A VOLUNTEER group has warned it might have to go into competition with a local authority if it decides to press ahead with a garden waste recycling scheme.
Teesdale District Council has applied for a £260,000 grant to buy 7,000 wheelie bins and a refuse collection vehicle so that it can implement a green waste recycling system.
However, members of Teesdale Conservation Volunteers (TVC) who run a similar composting scheme, called Rotters, in Barnard Castle, feel they should continue to do the work.
Mark Ladyman, Teesdale council's director of community services, has said he is happy to work in partnership with TCV or any other company.
He has suggested the council could collect the waste, with the disposal and composting left to another group.

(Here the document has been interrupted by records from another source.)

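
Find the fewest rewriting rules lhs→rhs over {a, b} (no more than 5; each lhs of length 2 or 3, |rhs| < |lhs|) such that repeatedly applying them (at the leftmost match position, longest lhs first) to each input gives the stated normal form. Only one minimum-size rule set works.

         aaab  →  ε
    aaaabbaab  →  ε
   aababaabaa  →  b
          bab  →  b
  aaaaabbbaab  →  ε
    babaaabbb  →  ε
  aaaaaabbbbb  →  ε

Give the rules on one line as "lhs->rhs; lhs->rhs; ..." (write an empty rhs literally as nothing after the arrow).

aa->b; aaa->b; ba->; bb->

  | aaab => bb => ε
  | aaaabbaab => babbaab => bbaab => aab => bb => ε
  | aababaabaa => bbabaabaa => abaabaa => aabaa => bbaa => aa => b
  | bab => b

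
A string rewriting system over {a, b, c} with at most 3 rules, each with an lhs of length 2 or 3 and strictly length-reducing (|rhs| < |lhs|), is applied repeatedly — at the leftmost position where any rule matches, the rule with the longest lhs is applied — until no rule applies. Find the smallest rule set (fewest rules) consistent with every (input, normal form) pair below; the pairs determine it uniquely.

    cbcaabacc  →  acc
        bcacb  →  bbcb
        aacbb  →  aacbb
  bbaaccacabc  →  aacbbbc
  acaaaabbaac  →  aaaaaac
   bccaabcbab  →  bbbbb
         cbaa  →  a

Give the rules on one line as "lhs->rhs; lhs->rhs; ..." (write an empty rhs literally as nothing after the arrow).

ba->a; ca->b

  | cbcaabacc => cbbabacc => cbabacc => cabacc => bbacc => bacc => acc
  | bcacb => bbcb
  | aacbb
  | bbaaccacabc => baaccacabc => aaccacabc => aacbcabc => aacbbbc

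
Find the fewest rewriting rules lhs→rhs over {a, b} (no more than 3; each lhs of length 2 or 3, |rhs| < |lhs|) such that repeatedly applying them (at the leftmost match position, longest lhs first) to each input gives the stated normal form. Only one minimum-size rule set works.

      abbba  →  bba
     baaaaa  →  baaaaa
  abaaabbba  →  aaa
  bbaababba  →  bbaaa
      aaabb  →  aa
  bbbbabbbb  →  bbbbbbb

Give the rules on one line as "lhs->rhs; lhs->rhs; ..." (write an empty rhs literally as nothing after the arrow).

ab->a; abb->b

  | abbba => bba
  | baaaaa
  | abaaabbba => aaaabbba => aaabba => aaba => aaa
  | bbaababba => bbaaabba => bbaaba => bbaaa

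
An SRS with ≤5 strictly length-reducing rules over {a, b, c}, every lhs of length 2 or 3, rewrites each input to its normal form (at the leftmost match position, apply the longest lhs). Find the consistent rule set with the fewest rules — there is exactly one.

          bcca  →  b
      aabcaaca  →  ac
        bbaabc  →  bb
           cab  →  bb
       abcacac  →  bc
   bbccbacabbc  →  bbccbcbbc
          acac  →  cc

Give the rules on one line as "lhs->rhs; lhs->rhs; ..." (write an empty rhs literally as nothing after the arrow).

  | bcca => b
  | aabcaaca => accaaca => aaca => aab => ac
  | bbaabc => bbacc => bb
  | cab => bb

ab->c; acc->; ca->b; cca->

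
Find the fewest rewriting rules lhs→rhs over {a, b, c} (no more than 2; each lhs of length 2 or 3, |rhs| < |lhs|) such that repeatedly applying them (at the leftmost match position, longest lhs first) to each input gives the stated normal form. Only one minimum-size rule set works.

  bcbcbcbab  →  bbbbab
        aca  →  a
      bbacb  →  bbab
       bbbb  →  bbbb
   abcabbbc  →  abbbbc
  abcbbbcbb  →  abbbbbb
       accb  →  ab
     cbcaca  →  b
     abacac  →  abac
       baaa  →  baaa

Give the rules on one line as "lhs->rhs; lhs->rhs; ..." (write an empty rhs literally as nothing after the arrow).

ca->; cb->b

  | bcbcbcbab => bbcbcbab => bbbcbab => bbbbab
  | aca => a
  | bbacb => bbab
  | bbbb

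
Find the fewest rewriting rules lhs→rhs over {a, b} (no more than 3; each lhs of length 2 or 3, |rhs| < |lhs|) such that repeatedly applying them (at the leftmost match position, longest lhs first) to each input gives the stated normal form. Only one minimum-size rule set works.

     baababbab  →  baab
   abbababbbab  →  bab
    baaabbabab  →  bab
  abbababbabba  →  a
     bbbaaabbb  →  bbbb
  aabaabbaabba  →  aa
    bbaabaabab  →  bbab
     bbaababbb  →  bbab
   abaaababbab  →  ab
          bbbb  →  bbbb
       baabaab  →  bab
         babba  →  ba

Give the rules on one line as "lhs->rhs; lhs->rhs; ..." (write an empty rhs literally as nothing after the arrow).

  | baababbab => baabbab => baab
  | abbababbbab => ababbbab => abbbab => bab
  | baaabbabab => babbabab => babab => bab
  | abbababbabba => ababbabba => abbabba => abba => a

aaa->a; aba->a; abb->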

But TCV project manager Martin Bacon believes that would create funding problems for the volunteers, because whoever collects the waste is given recycling credits worth £40 per tonne.
Mr Bacon said: "The council hopes to fund the service through the recycling credits. If we are still collecting it could be detrimental to them"
Mr Ladyman said: "We have a statutory duty to meet recycling targets. If we don't, there could be financial penalties. I am not too sure whether we can claim for the Rotters carrying out recycling in Barnard Castle."
However, Mr Bacon said he had been assured by Durham County Council that TCV's work would count towards recycling targets.
TCV is a non-profit making business and has been running the Rotters scheme for two years.
Mr Bacon hopes to expand the operation to cover 85 per cent of Teesdale by Spring 2005.
Teesdale is achieving a recycling rate of 15.5 per cent, but needs to reach a statutory target of 25 per cent by 2006.
Mr Bacon said: "We haven't worked for two years for nothing. Hopefully we can work something out with the council. These sort of things should be done on a local level by the community. We have got a lot of support for what we do."